I was sitting at a bar last Saturday and a friend of mine asked me if I had ever seen a 3D TV. I haven’t, other than the ones on display in Sears. I saw those, but I was actually there to buy socks. Anyway, he started to explain that this client of his had one and he let my friend watch part of a movie to see what it was like. My friend described donning the special glasses, navigating to the 3D channel on the remote and flicking the 3D switch on the glasses.
“Boom, it was like you were in the movie” my friend exclaimed. So I asked him: “are you going to get one?” “No” he said, “who needs that?”
3D TV is in the novelty stage. That’s where people who have the latest and greatest gadgets scarf things up regardless of cost. These people are “Early adopters” according to the Technology adoption lifecycle. 3D TV may never make it to the stage of being an ‘early majority,’ lots of people may consider it too much work to own one. You have to wear glasses, keep the glasses charged, buy the 3D channels, etc. Others just aren’t that impressed with television. The guys who study this stuff would call those people Laggards, but I think ‘laggards’ can only be applied to technology that is generally considered to be a necessity. If I don’t want a 3D TV, I’m not a laggard.
Those of us who work in the world of high-tech computer stuff think of Geoffrey Moore when we hear the term early adopter. I heard Mr. Moore speak once, and he explained how it’s sometimes hard to “move the market” from the early adopters to an early majority. That problem is the basis for his book “Crossing the Chasm.” But, it turns out that the technology adoption work started way before computer technology was looking for adopters or majorities. This body of work started in the late 1950’s at Iowa State University and it was focused on the adoption of hybrid seed corn by farmers – who knew? OK, I’m sure my brother knew. He attended ISU, he taught history in Ames, IA and he generally knows stuff like this.

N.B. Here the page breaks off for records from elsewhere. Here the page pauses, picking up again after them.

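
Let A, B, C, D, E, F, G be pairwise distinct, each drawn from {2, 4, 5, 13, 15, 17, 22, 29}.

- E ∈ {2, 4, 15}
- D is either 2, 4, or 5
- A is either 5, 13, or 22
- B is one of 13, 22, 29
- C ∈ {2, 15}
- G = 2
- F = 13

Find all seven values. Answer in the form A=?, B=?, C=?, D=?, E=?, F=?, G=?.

F must be 13 (only option left). Remove 13 from A, B.
G's domain is down to {2}, so G = 2. Strike 2 from C, D, E.
C's domain is down to {15}, so C = 15. Remove 15 from E.
E's domain is down to {4}, so E = 4. Remove 4 from D.
D must be 5 (only option left). Remove 5 from A.
A must be 22 (only option left). Remove 22 from B.
B's domain is down to {29}, so B = 29.

A=22, B=29, C=15, D=5, E=4, F=13, G=2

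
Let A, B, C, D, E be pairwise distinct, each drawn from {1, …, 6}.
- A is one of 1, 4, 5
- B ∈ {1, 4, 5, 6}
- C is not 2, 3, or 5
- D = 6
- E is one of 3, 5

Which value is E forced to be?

3

D's domain is down to {6}, so D = 6. Remove 6 from B, C.
The 4 still-open variables together cover exactly {1, 3, 4, 5} — 4 values for 4 variables — and 3 appears only in E's list, so E = 3.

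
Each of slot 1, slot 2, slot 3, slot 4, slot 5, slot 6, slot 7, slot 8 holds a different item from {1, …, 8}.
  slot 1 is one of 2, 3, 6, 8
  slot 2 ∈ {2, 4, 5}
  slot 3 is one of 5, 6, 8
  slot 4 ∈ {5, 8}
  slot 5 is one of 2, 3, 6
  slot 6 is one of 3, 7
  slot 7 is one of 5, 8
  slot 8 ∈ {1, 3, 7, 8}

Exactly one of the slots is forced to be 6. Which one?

slot 3

The 8 variables together cover exactly {1, 2, 3, 4, 5, 6, 7, 8} — 8 values for 8 variables — and 1 appears only in slot 8's list, so slot 8 = 1.
The 7 still-open variables together cover exactly {2, 3, 4, 5, 6, 7, 8} — 7 values for 7 variables — and 4 appears only in slot 2's list, so slot 2 = 4.
Among the 6 still-open variables, 7 fits only slot 6 (and all 6 values in {2, 3, 5, 6, 7, 8} must be used), so slot 6 = 7.
The 2 variables slot 4 and slot 7 are confined to {5, 8}, which locks those values in; drop them from slot 1, slot 3.
So 6 goes to slot 3.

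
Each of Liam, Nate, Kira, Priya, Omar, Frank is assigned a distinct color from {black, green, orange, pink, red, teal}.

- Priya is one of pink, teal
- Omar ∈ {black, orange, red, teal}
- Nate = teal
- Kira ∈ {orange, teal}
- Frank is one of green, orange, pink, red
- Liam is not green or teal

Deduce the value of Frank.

green

Nate must be teal (only option left). Strike teal from Kira, Priya, Omar.
That leaves Kira = orange. Strike orange from Liam, Omar, Frank.
That leaves Priya = pink. Remove pink from Liam, Frank.
Among the 3 still-open variables, green fits only Frank (and all 3 values in {black, green, red} must be used), so Frank = green.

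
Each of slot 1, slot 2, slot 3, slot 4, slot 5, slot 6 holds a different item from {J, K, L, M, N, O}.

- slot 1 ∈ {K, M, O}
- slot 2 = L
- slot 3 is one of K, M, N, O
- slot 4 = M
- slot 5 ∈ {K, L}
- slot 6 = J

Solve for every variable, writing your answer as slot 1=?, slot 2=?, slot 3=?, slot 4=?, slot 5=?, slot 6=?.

slot 2 must be L (only option left). Strike L from slot 5.
slot 4 must be M (only option left). Strike M from slot 1, slot 3.
slot 5 must be K (only option left). Eliminate K elsewhere: slot 1, slot 3.
slot 6 must be J (only option left).
slot 1 must be O (only option left). So slot 3 can't be O.
That leaves slot 3 = N.

slot 1=O, slot 2=L, slot 3=N, slot 4=M, slot 5=K, slot 6=J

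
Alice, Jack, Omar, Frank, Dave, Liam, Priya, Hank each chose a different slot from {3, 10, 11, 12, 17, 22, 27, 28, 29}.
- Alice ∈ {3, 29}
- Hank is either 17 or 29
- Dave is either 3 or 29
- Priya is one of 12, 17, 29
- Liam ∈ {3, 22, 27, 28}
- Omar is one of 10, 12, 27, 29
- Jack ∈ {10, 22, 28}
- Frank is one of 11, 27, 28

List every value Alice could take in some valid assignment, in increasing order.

Alice and Dave share exactly the 2 values {3, 29}; by pigeonhole those values go to them, so strike 3, 29 from Omar, Liam, Priya, Hank.
Hank has just one choice, so Hank = 17. So Priya can't be 17.
That leaves Priya = 12. So Omar can't be 12.
No further eliminations apply; Alice can still be any of 3, 29.

3, 29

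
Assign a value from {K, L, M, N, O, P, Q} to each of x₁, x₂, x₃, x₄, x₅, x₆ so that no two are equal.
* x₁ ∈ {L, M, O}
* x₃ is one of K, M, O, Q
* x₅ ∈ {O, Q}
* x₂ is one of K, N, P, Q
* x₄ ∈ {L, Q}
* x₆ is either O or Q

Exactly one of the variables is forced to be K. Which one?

x₃

The 2 variables x₅ and x₆ are confined to {O, Q}, which locks those values in; drop them from x₁, x₂, x₃, x₄.
x₄ has just one choice, so x₄ = L. Eliminate L elsewhere: x₁.
x₁ must be M (only option left). Eliminate M elsewhere: x₃.
So K goes to x₃.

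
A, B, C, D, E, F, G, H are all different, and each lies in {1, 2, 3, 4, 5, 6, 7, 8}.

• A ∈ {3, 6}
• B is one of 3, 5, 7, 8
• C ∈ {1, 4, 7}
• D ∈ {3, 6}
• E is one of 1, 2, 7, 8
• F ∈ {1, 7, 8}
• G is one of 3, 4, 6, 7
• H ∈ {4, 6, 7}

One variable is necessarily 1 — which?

The 8 variables together cover exactly {1, 2, 3, 4, 5, 6, 7, 8} — 8 values for 8 variables — and 2 appears only in E's list, so E = 2.
The 7 still-open variables together cover exactly {1, 3, 4, 5, 6, 7, 8} — 7 values for 7 variables — and 5 appears only in B's list, so B = 5.
Among the 6 still-open variables, 8 fits only F (and all 6 values in {1, 3, 4, 6, 7, 8} must be used), so F = 8.
The 5 still-open variables together cover exactly {1, 3, 4, 6, 7} — 5 values for 5 variables — and 1 appears only in C's list, so C = 1.

C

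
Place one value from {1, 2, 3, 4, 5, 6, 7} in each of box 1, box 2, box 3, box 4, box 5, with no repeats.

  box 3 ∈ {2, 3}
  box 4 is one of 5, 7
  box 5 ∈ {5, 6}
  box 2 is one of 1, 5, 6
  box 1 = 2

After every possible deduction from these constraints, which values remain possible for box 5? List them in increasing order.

5, 6

box 1 must be 2 (only option left). Remove 2 from box 3.
That leaves box 3 = 3.
No further eliminations apply; box 5 can still be any of 5, 6.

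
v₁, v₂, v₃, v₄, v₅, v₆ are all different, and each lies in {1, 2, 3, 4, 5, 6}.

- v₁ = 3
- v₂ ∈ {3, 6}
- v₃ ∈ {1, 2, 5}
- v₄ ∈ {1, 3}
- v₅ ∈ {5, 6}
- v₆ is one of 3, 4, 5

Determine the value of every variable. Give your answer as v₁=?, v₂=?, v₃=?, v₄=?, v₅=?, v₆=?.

v₁ has just one choice, so v₁ = 3. Remove 3 from v₂, v₄, v₆.
That leaves v₂ = 6. Eliminate 6 elsewhere: v₅.
That leaves v₄ = 1. Remove 1 from v₃.
That leaves v₅ = 5. So v₃, v₆ can't be 5.
v₆ has just one choice, so v₆ = 4.
v₃ has just one choice, so v₃ = 2.

v₁=3, v₂=6, v₃=2, v₄=1, v₅=5, v₆=4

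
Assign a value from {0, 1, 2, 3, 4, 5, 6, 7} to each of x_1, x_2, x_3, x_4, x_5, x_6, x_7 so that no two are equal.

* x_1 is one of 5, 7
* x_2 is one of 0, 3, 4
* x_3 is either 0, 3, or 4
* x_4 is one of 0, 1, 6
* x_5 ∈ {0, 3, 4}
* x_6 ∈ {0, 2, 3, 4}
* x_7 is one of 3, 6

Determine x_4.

1

The 3 variables x_2, x_3, x_5 are confined to {0, 3, 4}, which locks those values in; drop them from x_4, x_6, x_7.
That leaves x_6 = 2.
x_7 has just one choice, so x_7 = 6. Eliminate 6 elsewhere: x_4.
So x_4 = 1.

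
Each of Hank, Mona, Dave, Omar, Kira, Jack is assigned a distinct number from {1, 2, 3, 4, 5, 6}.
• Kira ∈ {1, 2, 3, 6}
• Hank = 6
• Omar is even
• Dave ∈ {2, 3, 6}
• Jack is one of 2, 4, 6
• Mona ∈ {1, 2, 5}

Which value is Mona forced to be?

Hank must be 6 (only option left). Eliminate 6 elsewhere: Dave, Omar, Kira, Jack.
The 5 still-open variables together cover exactly {1, 2, 3, 4, 5} — 5 values for 5 variables — and 5 appears only in Mona's list, so Mona = 5.

5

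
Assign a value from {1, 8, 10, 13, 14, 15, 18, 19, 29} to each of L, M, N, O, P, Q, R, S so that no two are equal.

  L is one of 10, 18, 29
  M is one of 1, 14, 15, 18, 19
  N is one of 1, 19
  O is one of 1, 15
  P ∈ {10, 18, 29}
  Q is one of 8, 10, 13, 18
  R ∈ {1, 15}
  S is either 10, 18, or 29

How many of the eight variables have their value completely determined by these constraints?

2

O and R share exactly the 2 values {1, 15}; by pigeonhole those values go to them, so strike 1, 15 from M, N.
N must be 19 (only option left). Eliminate 19 elsewhere: M.
The 3 variables L, P, S are confined to {10, 18, 29}, which locks those values in; drop them from M, Q.
M must be 14 (only option left).
Determined: M=14, N=19. The other variables each still have more than one consistent value. That makes 2.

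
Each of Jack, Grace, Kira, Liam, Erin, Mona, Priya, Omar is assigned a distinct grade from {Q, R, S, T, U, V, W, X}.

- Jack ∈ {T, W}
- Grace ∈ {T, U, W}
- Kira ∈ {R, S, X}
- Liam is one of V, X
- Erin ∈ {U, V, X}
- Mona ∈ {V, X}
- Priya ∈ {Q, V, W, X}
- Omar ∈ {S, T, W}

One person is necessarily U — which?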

If I were to try and explain “Crossing the Chasm” to him, he would probably say “that sounds like some work they did here back in the 50’s” and then I would sigh and quietly admonish myself for not paying enough attention to history.

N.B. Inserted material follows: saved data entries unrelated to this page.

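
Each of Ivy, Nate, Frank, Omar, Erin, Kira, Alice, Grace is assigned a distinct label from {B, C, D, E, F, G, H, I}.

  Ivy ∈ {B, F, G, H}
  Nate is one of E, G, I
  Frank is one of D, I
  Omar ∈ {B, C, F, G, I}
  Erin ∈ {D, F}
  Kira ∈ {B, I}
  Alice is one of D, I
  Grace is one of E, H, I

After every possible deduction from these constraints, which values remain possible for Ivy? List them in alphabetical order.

The 8 variables together cover exactly {B, C, D, E, F, G, H, I} — 8 values for 8 variables — and C appears only in Omar's list, so Omar = C.
Frank and Alice share exactly the 2 values {D, I}; by pigeonhole those values go to them, so strike D, I from Nate, Erin, Kira, Grace.
Erin must be F (only option left). Remove F from Ivy.
Kira's domain is down to {B}, so Kira = B. Strike B from Ivy.
No further eliminations apply; Ivy can still be any of G, H.

G, H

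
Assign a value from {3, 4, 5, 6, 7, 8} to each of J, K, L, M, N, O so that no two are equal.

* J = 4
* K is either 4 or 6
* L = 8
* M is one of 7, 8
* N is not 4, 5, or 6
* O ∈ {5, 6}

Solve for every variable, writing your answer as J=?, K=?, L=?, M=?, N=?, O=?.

J's domain is down to {4}, so J = 4. Remove 4 from K.
K's domain is down to {6}, so K = 6. Strike 6 from O.
That leaves L = 8. So M, N can't be 8.
That leaves M = 7. Remove 7 from N.
N's domain is down to {3}, so N = 3.
That leaves O = 5.

J=4, K=6, L=8, M=7, N=3, O=5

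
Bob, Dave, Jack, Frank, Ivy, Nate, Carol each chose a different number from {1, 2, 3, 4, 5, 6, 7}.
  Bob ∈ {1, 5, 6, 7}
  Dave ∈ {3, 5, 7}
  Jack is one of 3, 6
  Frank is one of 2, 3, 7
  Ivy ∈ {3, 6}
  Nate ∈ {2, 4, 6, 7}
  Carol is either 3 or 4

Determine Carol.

The 7 variables together cover exactly {1, 2, 3, 4, 5, 6, 7} — 7 values for 7 variables — and 1 appears only in Bob's list, so Bob = 1.
The 6 still-open variables draw from only 6 values {2, 3, 4, 5, 6, 7}, so each is used; only Dave can be 5, hence Dave = 5.
Jack and Ivy share exactly the 2 values {3, 6}; by pigeonhole those values go to them, so strike 3, 6 from Frank, Nate, Carol.
So Carol = 4.

4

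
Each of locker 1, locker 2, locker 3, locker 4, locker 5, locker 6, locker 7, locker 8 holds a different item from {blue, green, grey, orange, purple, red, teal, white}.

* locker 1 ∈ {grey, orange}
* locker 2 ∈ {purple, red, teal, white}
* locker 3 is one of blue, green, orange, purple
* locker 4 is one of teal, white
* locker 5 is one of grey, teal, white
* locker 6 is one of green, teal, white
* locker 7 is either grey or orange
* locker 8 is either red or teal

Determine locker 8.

The 8 variables draw from only 8 values {blue, green, grey, orange, purple, red, teal, white}, so each is used; only locker 3 can be blue, hence locker 3 = blue.
Among the 7 still-open variables, green fits only locker 6 (and all 7 values in {green, grey, orange, purple, red, teal, white} must be used), so locker 6 = green.
The 6 still-open variables together cover exactly {grey, orange, purple, red, teal, white} — 6 values for 6 variables — and purple appears only in locker 2's list, so locker 2 = purple.
Among the 5 still-open variables, red fits only locker 8 (and all 5 values in {grey, orange, red, teal, white} must be used), so locker 8 = red.

red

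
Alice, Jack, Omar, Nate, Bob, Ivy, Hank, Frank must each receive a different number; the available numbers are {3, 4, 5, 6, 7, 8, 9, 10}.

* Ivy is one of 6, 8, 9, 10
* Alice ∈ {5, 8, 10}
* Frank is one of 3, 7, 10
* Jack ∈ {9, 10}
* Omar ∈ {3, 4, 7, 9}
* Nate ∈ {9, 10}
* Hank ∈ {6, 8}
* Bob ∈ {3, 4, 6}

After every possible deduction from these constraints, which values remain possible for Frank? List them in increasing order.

The 8 variables together cover exactly {3, 4, 5, 6, 7, 8, 9, 10} — 8 values for 8 variables — and 5 appears only in Alice's list, so Alice = 5.
Jack and Nate share exactly the 2 values {9, 10}; by pigeonhole those values go to them, so strike 9, 10 from Omar, Ivy, Frank.
Ivy and Hank between them cover only {6, 8} — a naked pair. Remove those values from Bob.
No further eliminations apply; Frank can still be any of 3, 7.

3, 7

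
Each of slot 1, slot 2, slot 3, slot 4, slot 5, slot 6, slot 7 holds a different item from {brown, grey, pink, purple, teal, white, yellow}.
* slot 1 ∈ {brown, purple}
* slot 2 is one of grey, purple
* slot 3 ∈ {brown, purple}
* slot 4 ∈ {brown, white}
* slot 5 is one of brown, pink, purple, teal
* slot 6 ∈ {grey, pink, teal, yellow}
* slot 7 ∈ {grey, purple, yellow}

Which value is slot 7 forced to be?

yellow

Among the 7 variables, white fits only slot 4 (and all 7 values in {brown, grey, pink, purple, teal, white, yellow} must be used), so slot 4 = white.
slot 1 and slot 3 between them cover only {brown, purple} — a naked pair. Remove those values from slot 2, slot 5, slot 7.
That leaves slot 2 = grey. Strike grey from slot 6, slot 7.
So slot 7 = yellow.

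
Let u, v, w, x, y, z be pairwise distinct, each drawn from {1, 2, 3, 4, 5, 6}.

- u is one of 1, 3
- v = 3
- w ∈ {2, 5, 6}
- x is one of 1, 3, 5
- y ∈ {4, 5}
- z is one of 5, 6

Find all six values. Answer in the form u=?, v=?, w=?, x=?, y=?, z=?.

v has just one choice, so v = 3. Strike 3 from u, x.
u must be 1 (only option left). Remove 1 from x.
x's domain is down to {5}, so x = 5. Strike 5 from w, y, z.
y's domain is down to {4}, so y = 4.
That leaves z = 6. Strike 6 from w.
w's domain is down to {2}, so w = 2.

u=1, v=3, w=2, x=5, y=4, z=6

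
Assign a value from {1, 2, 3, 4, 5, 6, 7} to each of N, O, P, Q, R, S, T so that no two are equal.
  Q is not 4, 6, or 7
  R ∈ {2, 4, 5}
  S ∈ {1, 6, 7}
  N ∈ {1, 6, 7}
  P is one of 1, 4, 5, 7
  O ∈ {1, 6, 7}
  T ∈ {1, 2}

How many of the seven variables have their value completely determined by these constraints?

Among the 7 variables, 3 fits only Q (and all 7 values in {1, 2, 3, 4, 5, 6, 7} must be used), so Q = 3.
N, O, S share exactly the 3 values {1, 6, 7}; by pigeonhole those values go to them, so strike 1, 6, 7 from P, T.
T has just one choice, so T = 2. Eliminate 2 elsewhere: R.
Determined: Q=3, T=2. The other variables each still have more than one consistent value. That makes 2.

2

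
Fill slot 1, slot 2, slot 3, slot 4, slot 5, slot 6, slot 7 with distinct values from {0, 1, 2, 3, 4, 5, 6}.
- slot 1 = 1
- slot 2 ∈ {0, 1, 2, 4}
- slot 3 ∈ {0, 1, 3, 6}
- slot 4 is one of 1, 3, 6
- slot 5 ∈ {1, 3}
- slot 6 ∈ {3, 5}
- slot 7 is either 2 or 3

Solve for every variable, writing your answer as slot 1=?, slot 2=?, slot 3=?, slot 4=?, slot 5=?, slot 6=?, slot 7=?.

slot 1=1, slot 2=4, slot 3=0, slot 4=6, slot 5=3, slot 6=5, slot 7=2

slot 1 must be 1 (only option left). Eliminate 1 elsewhere: slot 2, slot 3, slot 4, slot 5.
slot 5's domain is down to {3}, so slot 5 = 3. Remove 3 from slot 3, slot 4, slot 6, slot 7.
slot 6 must be 5 (only option left).
slot 7 must be 2 (only option left). Eliminate 2 elsewhere: slot 2.
slot 4 has just one choice, so slot 4 = 6. Remove 6 from slot 3.
That leaves slot 3 = 0. Eliminate 0 elsewhere: slot 2.
That leaves slot 2 = 4.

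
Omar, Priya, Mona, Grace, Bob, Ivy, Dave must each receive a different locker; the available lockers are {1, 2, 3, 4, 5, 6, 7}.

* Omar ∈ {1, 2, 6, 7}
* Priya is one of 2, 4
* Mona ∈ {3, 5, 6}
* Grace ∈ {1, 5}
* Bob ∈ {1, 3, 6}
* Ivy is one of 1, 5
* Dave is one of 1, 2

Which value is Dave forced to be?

The 7 variables draw from only 7 values {1, 2, 3, 4, 5, 6, 7}, so each is used; only Priya can be 4, hence Priya = 4.
The 6 still-open variables draw from only 6 values {1, 2, 3, 5, 6, 7}, so each is used; only Omar can be 7, hence Omar = 7.
Among the 5 still-open variables, 2 fits only Dave (and all 5 values in {1, 2, 3, 5, 6} must be used), so Dave = 2.

2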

Depending on the technology, I move between the early and late majority groups. I was an early adopter of personal computer technology when my job required it and my employer was paying for it. By the mid 1990’s, we pulled back to the safer, cheaper, early majority because we no longer needed the latest and greatest thing. The thing we had was still good enough when those new things were hitting the shelves. As for TVs, I doubt we will ever have a 3D TV in our house. First off, my wife is blind in one eye so the whole 3D thing really doesn’t work for her. Second, I’m one of the laggards who isn’t all that impressed with TV programs today. Oddly enough, we probably won’t ever adopt hybrid corn either. My wife prefers to grow heirloom varieties in her vegetable garden.
My wife had a shot at being an early adopter of Cell Phones though. I bought her a bag-phone back in 1989. I wanted her to have it because there were no pay phones on the route she drove taking our daughter to school. Still, she wasn’t yacking up a storm at 15¢ a minute. The phone was a necessity, but only during emergencies. I didn’t buy a cell phone for many years after she had one, but when cell phones became Smart Phones, I zoomed passed her on the adoption curve.
I have a theory that all this talk about patterns of adoption, who leaps and who lags blurs a critical element related to technology. Technology adoption (as judged by sales) spikes artificially in some cases because you have to have more than one of a particular technology. Computers have reached that point (it’s virtually impossible to fix a PC without having a 2nd PC handy), and apparently, so has Internet access.
Last week, when I was trying to restore my Internet access, both service providers (COX and AT&T) assumed that I had Internet access. When I called COX for technical support with my Internet access, they suggested I try the support forum on their website. When I called AT&T for help with my Air Card, they directed me to their website to download new drivers. When I said: “my other Internet connection is also broken” both service reps suggested that I fix that one and then call them back. Actually, I guess that’s not too different than corn. I don’t think you can grow hybrid corn from hybrid corn; you need other corn to create hybrid seed corn.
Perhaps someday we’ll get to the point where, in order to fix your 3D TV you’ll need to put on the glasses and tune a 2nd 3D TV to a special station where an actor will demonstrate the required steps. If we reach that point 3D TV will have become a necessity, but seriously, who needs that?